Он не отличал, где голос ангела-хранителя, а где его собственные мысли. Написанное на бумаге уже перестало быть изложением его мыслей, так что в речи не слышалось ни малейшего вдохновения. Он не мог заставить замолчать мой голос, да я и сам не мог замолчать, потому что у ангела мысли – это всегда речи, а речи – это мысли.
– Именно поэтому, ваша честь, мы обязаны обходиться чрезвычайно бережно с этим достоянием, за которое заплачена столь высокая цена, и не имеем права защищать его любой ценой. Именно оттого, что нам присуща бескрайняя свобода мысли, мы сами должны решать, в какой мере мы имеем право эту мысль высказывать. Нельзя не приветствовать принятое несколько лет назад решение наших законодателей о том, что устное или письменное оскорбление глав дружественных государств не может не быть наказуемым.
Именно потому, что свобода – наше высшее достояние, мы не можем пользоваться ею безгранично. Нельзя допустить, чтобы из-за необдуманных высказываний некоторых щелкоперов наше отечество обрело международную репутацию страны, в которой главе дружественного государства не обеспечивается защита от оскорбления личности в той же мере, в какой на нее может рассчитывать обыкновенный гражданин.
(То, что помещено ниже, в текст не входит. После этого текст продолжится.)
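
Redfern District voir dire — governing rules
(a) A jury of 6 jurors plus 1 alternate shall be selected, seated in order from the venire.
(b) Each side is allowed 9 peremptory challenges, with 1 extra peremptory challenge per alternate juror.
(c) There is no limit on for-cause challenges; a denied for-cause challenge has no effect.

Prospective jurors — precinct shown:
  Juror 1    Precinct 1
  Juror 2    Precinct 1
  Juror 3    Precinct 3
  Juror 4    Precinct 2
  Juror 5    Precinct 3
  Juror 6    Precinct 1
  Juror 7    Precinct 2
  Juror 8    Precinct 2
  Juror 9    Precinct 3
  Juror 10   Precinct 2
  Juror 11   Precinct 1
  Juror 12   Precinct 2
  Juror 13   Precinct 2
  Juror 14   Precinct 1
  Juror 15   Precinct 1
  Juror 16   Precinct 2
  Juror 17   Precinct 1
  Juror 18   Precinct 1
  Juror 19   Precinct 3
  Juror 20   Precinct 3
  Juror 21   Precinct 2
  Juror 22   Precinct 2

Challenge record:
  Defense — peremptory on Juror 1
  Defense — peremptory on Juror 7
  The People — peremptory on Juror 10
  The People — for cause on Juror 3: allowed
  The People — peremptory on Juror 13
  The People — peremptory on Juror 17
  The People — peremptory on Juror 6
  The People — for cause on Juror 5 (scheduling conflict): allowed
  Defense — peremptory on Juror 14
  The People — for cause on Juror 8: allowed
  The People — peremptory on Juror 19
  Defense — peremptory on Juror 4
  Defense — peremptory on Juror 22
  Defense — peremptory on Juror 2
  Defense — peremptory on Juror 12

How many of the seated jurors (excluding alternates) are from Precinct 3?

Removed: #1, #2, #3, #4, #5, #6, #7, #8, #10, #12, #13, #14, #17, #19, #22.
Seated jurors 1–6: #9, #11, #15, #16, #18, #20 (alternates #21 not counted).
Of those, in Precinct 3: #9, #20 → 2.

2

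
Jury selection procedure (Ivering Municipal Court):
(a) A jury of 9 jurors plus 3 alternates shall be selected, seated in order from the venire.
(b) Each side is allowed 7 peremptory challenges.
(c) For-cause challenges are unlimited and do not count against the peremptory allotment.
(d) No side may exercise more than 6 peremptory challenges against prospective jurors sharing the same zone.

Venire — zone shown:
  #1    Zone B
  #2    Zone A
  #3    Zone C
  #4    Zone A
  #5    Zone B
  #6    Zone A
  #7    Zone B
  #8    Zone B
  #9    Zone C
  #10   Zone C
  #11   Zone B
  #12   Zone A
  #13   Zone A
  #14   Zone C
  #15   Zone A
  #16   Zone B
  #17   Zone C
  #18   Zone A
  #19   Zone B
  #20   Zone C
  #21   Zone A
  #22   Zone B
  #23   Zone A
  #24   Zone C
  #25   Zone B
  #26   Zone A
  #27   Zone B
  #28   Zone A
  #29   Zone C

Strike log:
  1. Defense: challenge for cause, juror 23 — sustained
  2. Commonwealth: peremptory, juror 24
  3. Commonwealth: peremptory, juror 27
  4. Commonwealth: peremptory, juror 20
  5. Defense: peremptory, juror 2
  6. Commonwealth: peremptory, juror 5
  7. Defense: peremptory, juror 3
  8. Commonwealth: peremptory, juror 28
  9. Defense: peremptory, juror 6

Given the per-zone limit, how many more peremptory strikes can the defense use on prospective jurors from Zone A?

4

Defense peremptories so far: #2, #3, #6 — 3 of 7 used, 4 left overall.
Against Zone A: #2, #6 — 2 used; per-zone cap 6 leaves 4.
Binding limit: min(4, 4) = 4.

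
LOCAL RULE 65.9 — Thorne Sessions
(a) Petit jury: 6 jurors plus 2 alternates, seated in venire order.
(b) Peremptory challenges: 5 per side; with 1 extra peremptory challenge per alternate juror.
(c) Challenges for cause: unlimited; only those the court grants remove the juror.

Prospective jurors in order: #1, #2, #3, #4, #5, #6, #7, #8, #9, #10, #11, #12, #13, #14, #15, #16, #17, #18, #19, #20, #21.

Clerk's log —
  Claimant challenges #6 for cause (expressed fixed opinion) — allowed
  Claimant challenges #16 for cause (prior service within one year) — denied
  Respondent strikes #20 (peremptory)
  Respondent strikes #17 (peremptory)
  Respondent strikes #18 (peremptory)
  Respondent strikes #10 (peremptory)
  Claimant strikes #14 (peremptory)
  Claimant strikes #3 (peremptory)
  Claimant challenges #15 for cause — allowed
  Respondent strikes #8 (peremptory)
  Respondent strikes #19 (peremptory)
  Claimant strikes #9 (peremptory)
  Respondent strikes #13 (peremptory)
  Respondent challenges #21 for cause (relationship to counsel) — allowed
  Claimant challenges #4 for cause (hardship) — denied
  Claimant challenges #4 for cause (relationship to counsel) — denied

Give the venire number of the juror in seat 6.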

К политике, проводимой Адольфом Гитлером в Германии, можно относиться по-разному. Однако считаю своим долгом подчеркнуть, что не мы, а только сами немцы имеют право решать, кто и как управляет их страной. К тому же следует принимать во внимание, что у Нидерландов с Германией есть общая граница, что Нидерланды – страна маленькая, а Германия – большая, что в мире бушует разрушительная война, что нашей стране до поры до времени удавалось стоять в стороне от военных событий. Задаваясь вопросом, что может сотворить маленькое перышко маленького газетчика в маленькой нейтральной стране, обращенное против предполагаемой несправедливости в могущественном соседнем государстве, мы приходим к заключению, что подозреваемый пренебрег щепетильностью, украшающей истинного гражданина, доверив бумаге инкриминируемую ему статью о главе немецкого государства.
Я сидел напротив большого портрета королевы Вильгельмины, висевшего за спиной у председателя суда, между двух окон. Ветер дул как раз с этой стороны, так что струи дождя стекали по стеклам, сливаясь в сплошной поток. Казалось, будто не прокурор, а сами небеса предупреждают нашу страну о страшной угрозе. Будто этот дождь предрекает поток слез, которые будут пролиты, если Нидерланды окажутся вовлечены в отвратительную войну.
Председатель суда Ван ден Аккер сидел, демонстративно откинувшись на спинку кресла. Казалось, он хотел сказать, что имеет полное право подремать, пока от него не требуется говорить. Зачем ему слушать? Он прекрасно знал закон о защите чести и достоинства главы дружественного государства, о котором вещал Альберехт. Он тоже прекрасно знал, что Голландия маленькая, а Германия большая. И тоже считал, что если Германии захочется напасть на Голландию, то она будет искать повод. А таким поводом может послужить безнаказанное оскорбление главы Германского государства, наивно думал он. Поэтому он воображал, что окажет услугу своему отечеству, если не оставит оскорбление Гитлера неотмщенным. Он воображал, что все немцы так же наивны, как он, и что они скажут Гитлеру: на эту страну нам нападать нельзя! Голландцы пресекают малейшую попытку вас оскорбить. Однако что это Альберехт так завелся о том, что творится в Германии!